Tamanho do Texto:
A+
A-

Laudato Si, três anos depois

Publicado por Frei José Carlos de Oliveira | 24/05/2018 - 09:05

A mensagem da Laudato Si permanece cada vez mais atual. O documento do Papa Francisco extrapola o âmbito eclesial, pois enfoca uma questão salutar para toda a humanidade: o respeito pela casa comum e o cultivo de relações menos perversas e mais inclusivas e solidárias entre todos os seres.

Esse é um dos pontos nodais da Encíclica, que aponta uma estreita relação entre o modo como tratamos o próximo, principalmente os que são diferentes de nós e o modo como o sistema capitalista e seus próceres endossam as práticas predatórias da natureza.

 

É preciso revigorar a consciência de que somos todos uma mesma família. Não há fronteiras nem barreiras políticas ou sociais que permitam isolar-nos e, por isso mesmo, também não há espaço para a globalização da indiferença. (LS, 52)

 

Para o desenvolvimento de tal consciência ecológica, insiste o Papa, se faz necessária uma mudança de paradigmas, ou seja, avançar rumo à superação do modelo mecanicista, que embasou o projeto da modernidade e fortalecer o modelo sistêmico, cujo princípio axial gira em torno da seguinte premissa: os seres são interligados pela teia da vida. É o que Fritjof Capra denomina de “ecologia profunda”.
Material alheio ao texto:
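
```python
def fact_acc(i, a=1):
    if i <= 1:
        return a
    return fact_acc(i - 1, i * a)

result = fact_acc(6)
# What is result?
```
Call trace:
fact_acc(i=6, a=1)
  fact_acc(i=5, a=6)
    fact_acc(i=4, a=30)
      fact_acc(i=3, a=120)
        fact_acc(i=2, a=360)
          fact_acc(i=1, a=720)
          -> return 720
        -> return 720
      -> return 720
    -> return 720
  -> return 720
-> return 720

Final answer: 720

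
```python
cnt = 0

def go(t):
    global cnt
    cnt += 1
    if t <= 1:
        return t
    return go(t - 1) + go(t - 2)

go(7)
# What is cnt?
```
Call trace (a repeated sub-call is expanded the first time; later identical calls just restate its return value):
go(t=7)
  go(t=6)
    go(t=5)
      go(t=4)
        go(t=3)
          go(t=2)
            go(t=1)
            -> return 1
            go(t=0)
            -> return 0
          -> return 1
          go(t=1)
          -> return 1
        -> return 2
        go(t=2) -> return 1  (same call as traced above)
      -> return 3
      go(t=3) -> return 2  (same call as traced above)
    -> return 5
    go(t=4) -> return 3  (same call as traced above)
  -> return 8
  go(t=5) -> return 5  (same call as traced above)
-> return 13

cnt is incremented once per call, so count the calls in each subtree. Let C(t) = number of calls made by go(t).
C(0) = C(1) = 1 (base case, no recursion); C(t) = 1 + C(t - 1) + C(t - 2) otherwise.
C(2) = 1 + C(1) + C(0) = 1 + 1 + 1 = 3
C(3) = 1 + C(2) + C(1) = 1 + 3 + 1 = 5
C(4) = 1 + C(3) + C(2) = 1 + 5 + 3 = 9
C(5) = 1 + C(4) + C(3) = 1 + 9 + 5 = 15
C(6) = 1 + C(5) + C(4) = 1 + 15 + 9 = 25
C(7) = 1 + C(6) + C(5) = 1 + 25 + 15 = 41
cnt = C(7) = 41

Final answer: 41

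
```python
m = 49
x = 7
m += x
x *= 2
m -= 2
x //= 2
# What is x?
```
Trace:
  m=49
  m=49, x=7
  m=56, x=7
  m=56, x=14
  m=54, x=14
  m=54, x=7

Final answer: 7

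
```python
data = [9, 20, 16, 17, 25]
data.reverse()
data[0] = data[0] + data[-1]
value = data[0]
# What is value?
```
Trace:
  data=[9, 20, 16, 17, 25]
  data=[25, 17, 16, 20, 9]
  data=[34, 17, 16, 20, 9]
  data=[34, 17, 16, 20, 9], value=34

Final answer: 34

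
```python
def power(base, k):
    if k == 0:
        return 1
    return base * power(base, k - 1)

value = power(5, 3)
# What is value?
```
Call trace:
power(base=5, k=3)
  power(base=5, k=2)
    power(base=5, k=1)
      power(base=5, k=0)
      -> return 1
    -> return 5
  -> return 25
-> return 125

Final answer: 125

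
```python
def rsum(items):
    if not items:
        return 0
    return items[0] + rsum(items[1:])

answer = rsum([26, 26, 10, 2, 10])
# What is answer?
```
Call trace:
rsum(items=[26, 26, 10, 2, 10])
  rsum(items=[26, 10, 2, 10])
    rsum(items=[10, 2, 10])
      rsum(items=[2, 10])
        rsum(items=[10])
          rsum(items=[])
          -> return 0
        -> return 10
      -> return 12
    -> return 22
  -> return 48
-> return 74

Final answer: 74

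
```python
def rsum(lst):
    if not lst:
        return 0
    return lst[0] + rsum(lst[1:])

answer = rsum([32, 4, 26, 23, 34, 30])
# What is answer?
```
Call trace:
rsum(lst=[32, 4, 26, 23, 34, 30])
  rsum(lst=[4, 26, 23, 34, 30])
    rsum(lst=[26, 23, 34, 30])
      rsum(lst=[23, 34, 30])
        rsum(lst=[34, 30])
          rsum(lst=[30])
            rsum(lst=[])
            -> return 0
          -> return 30
        -> return 64
      -> return 87
    -> return 113
  -> return 117
-> return 149

Final answer: 149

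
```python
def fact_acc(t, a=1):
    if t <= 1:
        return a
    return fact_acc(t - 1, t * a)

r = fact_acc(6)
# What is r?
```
Call trace:
fact_acc(t=6, a=1)
  fact_acc(t=5, a=6)
    fact_acc(t=4, a=30)
      fact_acc(t=3, a=120)
        fact_acc(t=2, a=360)
          fact_acc(t=1, a=720)
          -> return 720
        -> return 720
      -> return 720
    -> return 720
  -> return 720
-> return 720

Final answer: 720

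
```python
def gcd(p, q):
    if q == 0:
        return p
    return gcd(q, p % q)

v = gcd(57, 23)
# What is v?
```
Call trace:
gcd(p=57, q=23)
  gcd(p=23, q=11)
    gcd(p=11, q=1)
      gcd(p=1, q=0)
      -> return 1
    -> return 1
  -> return 1
-> return 1

Final answer: 1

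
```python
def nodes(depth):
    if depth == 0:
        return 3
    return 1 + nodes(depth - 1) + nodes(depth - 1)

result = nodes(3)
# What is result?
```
Call trace (a repeated sub-call is expanded the first time; later identical calls just restate its return value):
nodes(depth=3)
  nodes(depth=2)
    nodes(depth=1)
      nodes(depth=0)
      -> return 3
      nodes(depth=0)
      -> return 3
    -> return 7
    nodes(depth=1) -> return 7  (same call as traced above)
  -> return 15
  nodes(depth=2) -> return 15  (same call as traced above)
-> return 31

Final answer: 31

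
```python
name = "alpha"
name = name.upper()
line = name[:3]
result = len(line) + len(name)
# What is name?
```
Trace:
  name='alpha'
  name='ALPHA'
  name='ALPHA', line='ALP'
  name='ALPHA', line='ALP', result=8

Final answer: 'ALPHA'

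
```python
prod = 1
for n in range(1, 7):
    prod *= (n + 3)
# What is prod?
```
Trace:
  prod=1
  prod=4, n=1
  prod=20, n=2
  prod=120, n=3
  prod=840, n=4
  prod=6720, n=5
  prod=60480, n=6

Final answer: 60480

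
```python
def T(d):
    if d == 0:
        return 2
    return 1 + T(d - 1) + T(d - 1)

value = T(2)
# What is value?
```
Call trace (a repeated sub-call is expanded the first time; later identical calls just restate its return value):
T(d=2)
  T(d=1)
    T(d=0)
    -> return 2
    T(d=0)
    -> return 2
  -> return 5
  T(d=1) -> return 5  (same call as traced above)
-> return 11

Final answer: 11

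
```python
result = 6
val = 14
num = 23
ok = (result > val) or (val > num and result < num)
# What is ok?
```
Trace:
  result=6
  result=6, val=14
  result=6, val=14, num=23
  result=6, val=14, num=23, ok=False

Final answer: False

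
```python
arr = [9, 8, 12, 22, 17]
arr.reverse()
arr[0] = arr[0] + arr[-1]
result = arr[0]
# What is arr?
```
Trace:
  arr=[9, 8, 12, 22, 17]
  arr=[17, 22, 12, 8, 9]
  arr=[26, 22, 12, 8, 9]
  arr=[26, 22, 12, 8, 9], result=26

Final answer: [26, 22, 12, 8, 9]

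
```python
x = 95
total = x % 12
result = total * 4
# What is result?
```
Trace:
  x=95
  x=95, total=11
  x=95, total=11, result=44

Final answer: 44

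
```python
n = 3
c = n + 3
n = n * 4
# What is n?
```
Trace:
  n=3
  n=3, c=6
  n=12, c=6

Final answer: 12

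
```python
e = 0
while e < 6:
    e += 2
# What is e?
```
Trace:
  e=0
  e=2
  e=4
  e=6

Final answer: 6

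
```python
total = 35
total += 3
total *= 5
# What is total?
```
Trace:
  total=35
  total=38
  total=190

Final answer: 190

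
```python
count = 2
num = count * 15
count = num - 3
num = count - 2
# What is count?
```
Trace:
  count=2
  count=2, num=30
  count=27, num=30
  count=27, num=25

Final answer: 27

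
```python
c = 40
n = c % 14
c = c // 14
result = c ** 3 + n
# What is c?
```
Trace:
  c=40
  c=40, n=12
  c=2, n=12
  c=2, n=12, result=20

Final answer: 2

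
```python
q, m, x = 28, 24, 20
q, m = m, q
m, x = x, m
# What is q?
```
Trace:
  q=28, m=24, x=20
  q=24, m=28, x=20
  q=24, m=20, x=28

Final answer: 24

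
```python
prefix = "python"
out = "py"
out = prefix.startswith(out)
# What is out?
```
Trace:
  prefix='python'
  prefix='python', out='py'
  prefix='python', out=True

Final answer: True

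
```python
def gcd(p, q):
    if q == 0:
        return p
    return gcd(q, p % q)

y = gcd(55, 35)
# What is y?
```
Call trace:
gcd(p=55, q=35)
  gcd(p=35, q=20)
    gcd(p=20, q=15)
      gcd(p=15, q=5)
        gcd(p=5, q=0)
        -> return 5
      -> return 5
    -> return 5
  -> return 5
-> return 5

Final answer: 5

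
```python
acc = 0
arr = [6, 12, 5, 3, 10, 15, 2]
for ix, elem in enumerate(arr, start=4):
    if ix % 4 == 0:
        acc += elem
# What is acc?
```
Trace:
  acc=0
  acc=6, ix=4, elem=6
  acc=6, ix=5, elem=12
  acc=6, ix=6, elem=5
  acc=6, ix=7, elem=3
  acc=16, ix=8, elem=10
  acc=16, ix=9, elem=15
  acc=16, ix=10, elem=2

Final answer: 16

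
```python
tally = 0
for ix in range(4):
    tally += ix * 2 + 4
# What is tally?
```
Trace:
  tally=0
  tally=4, ix=0
  tally=10, ix=1
  tally=18, ix=2
  tally=28, ix=3

Final answer: 28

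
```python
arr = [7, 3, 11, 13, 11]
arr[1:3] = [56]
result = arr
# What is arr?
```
Trace:
  arr=[7, 3, 11, 13, 11]
  arr=[7, 56, 13, 11]
  arr=[7, 56, 13, 11], result=[7, 56, 13, 11]

Final answer: [7, 56, 13, 11]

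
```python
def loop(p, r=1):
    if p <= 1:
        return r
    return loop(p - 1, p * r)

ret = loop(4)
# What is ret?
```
Call trace:
loop(p=4, r=1)
  loop(p=3, r=4)
    loop(p=2, r=12)
      loop(p=1, r=24)
      -> return 24
    -> return 24
  -> return 24
-> return 24

Final answer: 24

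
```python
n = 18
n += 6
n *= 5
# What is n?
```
Trace:
  n=18
  n=24
  n=120

Final answer: 120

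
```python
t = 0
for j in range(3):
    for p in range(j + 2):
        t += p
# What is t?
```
Trace:
  t=0
  t=0, j=0, p=0
  t=1, j=0, p=1
  t=1, j=1, p=0
  t=2, j=1, p=1
  t=4, j=1, p=2
  t=4, j=2, p=0
  t=5, j=2, p=1
  t=7, j=2, p=2
  t=10, j=2, p=3

Final answer: 10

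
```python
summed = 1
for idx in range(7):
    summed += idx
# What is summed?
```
Trace:
  summed=1
  summed=1, idx=0
  summed=2, idx=1
  summed=4, idx=2
  summed=7, idx=3
  summed=11, idx=4
  summed=16, idx=5
  summed=22, idx=6

Final answer: 22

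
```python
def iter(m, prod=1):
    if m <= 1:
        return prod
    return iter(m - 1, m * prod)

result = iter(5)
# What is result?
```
Call trace:
iter(m=5, prod=1)
  iter(m=4, prod=5)
    iter(m=3, prod=20)
      iter(m=2, prod=60)
        iter(m=1, prod=120)
        -> return 120
      -> return 120
    -> return 120
  -> return 120
-> return 120

Final answer: 120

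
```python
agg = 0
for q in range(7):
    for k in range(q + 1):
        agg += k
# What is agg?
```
Trace:
  agg=0
  agg=0, q=0, k=0
  agg=0, q=1, k=0
  agg=1, q=1, k=1
  agg=1, q=2, k=0
  agg=2, q=2, k=1
  agg=4, q=2, k=2
  agg=4, q=3, k=0
  agg=5, q=3, k=1
  agg=7, q=3, k=2
  agg=10, q=3, k=3
  agg=10, q=4, k=0
  agg=11, q=4, k=1
  agg=13, q=4, k=2
  agg=16, q=4, k=3
  agg=20, q=4, k=4
  agg=20, q=5, k=0
  agg=21, q=5, k=1
  agg=23, q=5, k=2
  agg=26, q=5, k=3
  agg=30, q=5, k=4
  agg=35, q=5, k=5
  agg=35, q=6, k=0
  agg=36, q=6, k=1
  agg=38, q=6, k=2
  agg=41, q=6, k=3
  agg=45, q=6, k=4
  agg=50, q=6, k=5
  agg=56, q=6, k=6

Final answer: 56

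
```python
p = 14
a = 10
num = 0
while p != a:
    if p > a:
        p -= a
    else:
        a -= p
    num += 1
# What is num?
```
Trace:
  p=14
  p=14, a=10
  p=14, a=10, num=0
  p=4, a=10, num=1
  p=4, a=6, num=2
  p=4, a=2, num=3
  p=2, a=2, num=4

Final answer: 4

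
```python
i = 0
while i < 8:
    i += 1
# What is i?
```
Trace:
  i=0
  i=1
  i=2
  i=3
  i=4
  i=5
  i=6
  i=7
  i=8

Final answer: 8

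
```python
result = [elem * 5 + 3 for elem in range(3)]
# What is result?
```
Trace:
  elem=0
  elem=1
  elem=2
  result=[3, 8, 13]

Final answer: [3, 8, 13]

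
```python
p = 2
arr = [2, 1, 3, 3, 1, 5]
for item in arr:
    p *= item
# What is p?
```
Trace:
  p=2
  p=4, item=2
  p=4, item=1
  p=12, item=3
  p=36, item=3
  p=36, item=1
  p=180, item=5

Final answer: 180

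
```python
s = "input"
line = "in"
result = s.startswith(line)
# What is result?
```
Trace:
  s='input'
  s='input', line='in'
  s='input', line='in', result=True

Final answer: True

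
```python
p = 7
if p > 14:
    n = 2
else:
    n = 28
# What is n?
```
Trace:
  p=7
  p=7, n=28

Final answer: 28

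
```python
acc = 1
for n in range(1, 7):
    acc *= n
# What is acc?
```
Trace:
  acc=1
  acc=1, n=1
  acc=2, n=2
  acc=6, n=3
  acc=24, n=4
  acc=120, n=5
  acc=720, n=6

Final answer: 720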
É necessário desaprender a forma dura, mecanicista, cartesiana, linear, tecnocrática, de relações com o ambiente e com as outras formas de vida, para abrir-se e exercitar relações realmente ecológicas, sistêmicas, complexas, cuja imagem é a rede ou a teia regida por princípios de interdependência, interação, reciclagem, parceria, flexibilidade, diversidade. (CAPRA, 2014)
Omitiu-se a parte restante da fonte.